As of the close, the Shanghai stock index rose 0.66% to close at 3455.67; The Shenzhen Composite Index rose 0.70% to close at 13780.30; The gem index rose 0.99% to close at 3004.41.
From the perspective of the sector, today’s wind power has strengthened significantly, the silicone sector has been pulled up, the securities sector has been strongly protected, and Guolian Securities Co.Ltd(601456) was once closed; Wind fintech index, prefabricated vegetable index and pharmaceutical index fell by about 2%.
On January 26, the Russian stock market opened higher, and the Russian MOEX index rose 2.57%.
Chen Mengjie, a strategic analyst at YueKai securities, told the interface news that historically, the impact of regional events on A-Shares is limited, and the operation rhythm of A-Shares is still “dominated by me”, which is the main reason for the deep V rebound in the market today.
Chen Mengjie believes that the downside space of the follow-up market is limited and is close to the end of the adjustment.

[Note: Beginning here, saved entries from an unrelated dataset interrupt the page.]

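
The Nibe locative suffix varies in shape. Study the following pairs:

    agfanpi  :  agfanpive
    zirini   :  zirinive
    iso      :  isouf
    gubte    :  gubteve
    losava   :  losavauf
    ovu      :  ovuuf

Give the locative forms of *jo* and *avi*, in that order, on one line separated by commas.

The pattern is front/back vowel harmony: -ve when the last vowel of the stem is a front vowel (*agfanpi*, *zirini*, *gubte*); -uf when the last vowel of the stem is a back vowel (*iso*, *losava*, *ovu*).
The last vowel of *jo* is /o/, which is a back vowel, so the suffix is -uf, giving *jouf*.
Since the last vowel of *avi* is /i/ (a front vowel), it takes -ve, giving *avive*.

jouf, avive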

Investors should “look at the long scenery”. It is expected that steady growth in the first quarter is still the main market, and it is expected to take the lead in opening a wave of market dominated by large cap stocks.
\u3000\u3000 “In terms of the winning rate in the past 10 years, the winning rate of the Shanghai composite index is 70% and that of the gem index is 80% in the week before and after the Spring Festival; in terms of the rise and fall, the average increase rate of the Shanghai Composite Index / gem after the Festival is 0.21% / 2.28%, and the performance in the 15 trading days after the festival is significantly superior. Affected by the policy expectations of the two sessions and the event drive, the performance after the festival is significantly better than that before the festival, and A-Shares have a calendar effect.” Chen Mengjie further said.

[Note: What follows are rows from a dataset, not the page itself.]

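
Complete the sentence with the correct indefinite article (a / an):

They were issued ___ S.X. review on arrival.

an

The indefinite article is chosen by the initial *sound* of the following word, not its spelling.
The initialism *S.X.* is read letter by letter; the first letter, S, is pronounced /ɛs/, which begins with a vowel sound.
So the article is *an*: They were issued an S.X. review on arrival.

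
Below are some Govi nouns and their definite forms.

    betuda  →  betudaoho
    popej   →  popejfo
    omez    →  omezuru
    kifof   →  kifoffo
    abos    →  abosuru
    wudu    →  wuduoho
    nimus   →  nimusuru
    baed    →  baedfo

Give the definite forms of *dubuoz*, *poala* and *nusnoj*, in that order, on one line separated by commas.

dubuozuru, poalaoho, nusnojfo

The alternation tracks the final sound of the stem — -uru when the stem ends in a sibilant (*omez*, *abos*, *nimus*); -fo when the stem ends in a non-sibilant consonant (*popej*, *kifof*, *baed*); -oho when the stem ends in a vowel (*betuda*, *wudu*).
Since the final sound of *dubuoz* is /z/ (a sibilant), it takes -uru, giving *dubuozuru*.
*poala*: final sound = /a/, a vowel → -oho → *poalaoho*.
*nusnoj* — final sound /j/ (a non-sibilant consonant) → -fo → *nusnojfo*.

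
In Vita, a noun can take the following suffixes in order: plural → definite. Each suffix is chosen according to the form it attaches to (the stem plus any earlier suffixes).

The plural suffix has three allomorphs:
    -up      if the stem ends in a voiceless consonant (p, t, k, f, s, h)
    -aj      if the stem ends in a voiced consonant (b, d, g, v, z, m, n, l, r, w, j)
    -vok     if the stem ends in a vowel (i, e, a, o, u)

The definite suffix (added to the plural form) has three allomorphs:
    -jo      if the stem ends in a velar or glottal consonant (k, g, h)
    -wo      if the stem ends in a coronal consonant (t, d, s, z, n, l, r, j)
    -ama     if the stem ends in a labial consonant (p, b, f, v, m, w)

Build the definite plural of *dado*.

dadovokjo

*dado* — final sound /o/ (a vowel) → -vok → *dadovok*.
The final consonant of the plural form *dadovok* is /k/, which is velar/glottal, so the definite suffix is -jo, giving *dadovokjo*.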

In terms of allocation ideas, Chen Mengjie suggested that first, pay attention to the performance of large cap stocks in the near future. There is a strong demand for phased reverse switching in large cap stocks. Focus on the main line of steady growth and undervalued value, real estate, building materials, household appliances in the infrastructure and real estate chain, as well as leisure services, food and beverage and other consumer industries that expand domestic demand; Second, pay attention to the performance of small and medium-sized markets throughout the year. This year’s marginal change at the denominator end has supported the trend of small and medium-sized stocks. In the stage of steady growth, we pay attention to the investment direction dominated by expected improvement and relative profit growth, and the energy transformation, high-end manufacturing, digital economy and other directions supported by high-quality transformation and development.
Yang Delong, chief economist of Qianhai Kaiyuan securities, said that the A-share market has been weak since the beginning of this year, which is in great contrast to China’s strong economic growth indicators. At present, the performance of the stock market is weaker than the economic indicators, which is also a sign of investors’ lack of confidence to a great extent.

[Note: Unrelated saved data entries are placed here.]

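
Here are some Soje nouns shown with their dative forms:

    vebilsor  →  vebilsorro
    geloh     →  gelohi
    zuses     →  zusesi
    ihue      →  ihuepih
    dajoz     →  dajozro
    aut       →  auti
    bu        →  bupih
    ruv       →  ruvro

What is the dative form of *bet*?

Looking at the final sound of each stem: -i when the stem ends in a voiceless consonant (*geloh*, *zuses*, *aut*); -ro when the stem ends in a voiced consonant (*vebilsor*, *dajoz*, *ruv*); -pih when the stem ends in a vowel (*ihue*, *bu*).
*bet*: final sound = /t/, a voiceless consonant → -i → *beti*.

beti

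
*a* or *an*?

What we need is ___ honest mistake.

an

The indefinite article is chosen by the initial *sound* of the following word, not its spelling.
*honest* begins with the sound /ɒ/ (silent h) — a vowel sound.
So the article is *an*: What we need is an honest mistake.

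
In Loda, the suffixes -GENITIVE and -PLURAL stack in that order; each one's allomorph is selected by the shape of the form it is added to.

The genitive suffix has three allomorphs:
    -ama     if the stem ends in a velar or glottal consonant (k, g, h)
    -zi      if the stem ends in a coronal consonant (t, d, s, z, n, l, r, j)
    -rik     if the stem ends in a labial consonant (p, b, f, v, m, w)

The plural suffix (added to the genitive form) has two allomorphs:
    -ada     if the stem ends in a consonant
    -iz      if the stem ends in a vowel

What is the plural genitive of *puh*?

The final consonant of *puh* is /h/, which is velar/glottal, so the genitive suffix is -ama, giving *puhama*.
The genitive form *puhama*: final sound = /a/, a vowel → -iz → *puhamaiz*.

puhamaiz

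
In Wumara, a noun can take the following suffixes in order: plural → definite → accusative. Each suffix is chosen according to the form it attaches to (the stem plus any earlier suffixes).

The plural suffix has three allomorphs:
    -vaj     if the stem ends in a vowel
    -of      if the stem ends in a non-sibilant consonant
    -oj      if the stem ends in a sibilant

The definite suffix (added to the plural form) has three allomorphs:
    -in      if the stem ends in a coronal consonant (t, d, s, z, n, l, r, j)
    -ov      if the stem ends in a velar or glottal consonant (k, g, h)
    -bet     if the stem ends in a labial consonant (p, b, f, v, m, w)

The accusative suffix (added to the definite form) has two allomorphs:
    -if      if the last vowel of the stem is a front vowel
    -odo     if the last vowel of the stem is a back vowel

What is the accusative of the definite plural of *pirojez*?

pirojezojinif

*pirojez*: final sound = /z/, a sibilant → -oj → *pirojezoj*.
The final consonant of the plural form *pirojezoj* is /j/, which is coronal, so the definite suffix is -in, giving *pirojezojin*.
The definite form *pirojezojin*: last vowel = /i/, a front vowel → -if → *pirojezojinif*.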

“It should be said that the A-share market has certain support from the perspective of policy and capital. The decline of the market still reflects the panic mood. The subsequent trend of A-share is still more likely to fluctuate, but the sustainability of the sharp decline of U.S. stocks is not strong, so investors don’t have to worry too much.” Yang Delong said.
Wu Kaida, chief strategist at deppon securities, predicted that the end of this round of market may occur around January or April, and the steady growth policy will be further overweight in February, and the red envelope market can be expected; However, it should be noted that the market is also affected by the global epidemic, overseas economic situation and the trend of US stocks.
Western Securities Co.Ltd(002673) said that as the pre holiday market contraction is coming to an end and the monetary policy window period in February is approaching again, holding shares for the holiday is still the best choice at present. It is recommended that investors actively layout the market in the first half of the year. Grasp four main lines from the structure: with the gradual realization of the annual report performance, the growth sector is expected to become the phased main line of the market after the Spring Festival; Securities companies benefiting from the recovery of transactions and the comprehensive registration system; Offline economy represented by catering tourism and commercial retail; Essential consumer goods and the agricultural sector catalysed by the Tonga volcanic eruption.